In my 38 years of education and over 20 years as an administrator in charge of budgets, the past two years have been the most difficult budget situations I have ever encountered. As I travel across the state, I am hearing from local superintendents that they, too, are encountering very difficult budget situations. While the national economy has shown some signs of recovery, state and local revenues have not shown similar signs. Even more difficult are the budgets of families where one or more of the parents is out of work. In my travels, I see closed-up store fronts, vacant mills and signs of a struggling economy. Every night on the news, you hear more and more stories of families struggling due to the current economic crisis.
However, when I visit schools, I see signs of hope. I see teachers and communities who are working to ensure that the children have what they need in the classroom. I am seeing innovative methods of local superintendents and principals in dealing with budget shortfalls. I am seeing local boards of education who have voted to provide funding for schools in face of difficult local economic situations.
As Commissioner of Education, I have been asked to prepare a plan to deal with a projected state shortfall. The share of the budget shortfall that education has been asked to reduce is $20 million. This is the latest reduction of six that have happened in the past two years. We have made the easy reductions. We have reduced the travel, the professional development, the textbooks, the costs that are not closely associated with the classroom. We have frozen all hiring at the Kentucky Department of Education. We have not filled vacant positions. We have eliminated every discretionary dollar that we can find.
Now, we have run out of options. We must begin to reduce some program dollars. There are no easy choices. Every program that we are reviewing has a strong constituent base that truly believes any budget cut would decimate the program.
We have established a few priorities for this next round of reductions.

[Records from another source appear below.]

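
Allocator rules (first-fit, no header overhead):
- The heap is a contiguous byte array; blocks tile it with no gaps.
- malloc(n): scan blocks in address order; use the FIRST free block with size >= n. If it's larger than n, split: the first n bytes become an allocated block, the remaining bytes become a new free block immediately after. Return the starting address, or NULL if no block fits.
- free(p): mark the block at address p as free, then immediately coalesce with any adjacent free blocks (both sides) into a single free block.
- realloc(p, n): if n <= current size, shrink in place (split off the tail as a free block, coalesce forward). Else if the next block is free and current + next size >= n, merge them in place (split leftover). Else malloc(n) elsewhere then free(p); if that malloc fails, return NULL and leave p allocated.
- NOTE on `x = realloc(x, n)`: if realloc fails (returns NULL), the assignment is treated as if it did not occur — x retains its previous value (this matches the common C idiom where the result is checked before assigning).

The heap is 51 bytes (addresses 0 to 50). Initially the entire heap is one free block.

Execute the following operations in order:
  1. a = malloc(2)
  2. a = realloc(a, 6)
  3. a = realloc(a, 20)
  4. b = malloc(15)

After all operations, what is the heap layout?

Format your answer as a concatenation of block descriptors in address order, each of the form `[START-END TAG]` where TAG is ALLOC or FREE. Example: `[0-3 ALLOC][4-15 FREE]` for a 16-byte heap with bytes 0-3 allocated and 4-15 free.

Op 1: a = malloc(2) -> a = 0; heap: [0-1 ALLOC][2-50 FREE]
Op 2: a = realloc(a, 6) -> a = 0; heap: [0-5 ALLOC][6-50 FREE]
Op 3: a = realloc(a, 20) -> a = 0; heap: [0-19 ALLOC][20-50 FREE]
Op 4: b = malloc(15) -> b = 20; heap: [0-19 ALLOC][20-34 ALLOC][35-50 FREE]

Answer: [0-19 ALLOC][20-34 ALLOC][35-50 FREE]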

We are attempting to save positions in schools and districts. We are trying not to further reduce school safety or extended school funds, which have already been greatly reduced. We are looking at dollars that have not yet been expended in programs so the reductions will not require districts to make up the difference. A mid-year 6 percent reduction is really a 12 percent reduction, so we know that whatever we do will have a negative impact on programs.
As commissioner, I will continue to work to find other ways to come up with $20 million. I also will continue to look for funding sources to replace these budget reductions. We are working hard to obtain federal Race to the Top grant funding and funding from philanthropic sources.
While we are in difficult times, I have every belief that our great nation can recover and our state and national leaders will find ways to ignite new growth in our economy. During these times, we must listen and work with each other rather than blame each other. As always, we are open to suggestions on how to reduce operating costs. Final decisions will not be made until early January. Thanks for reading!!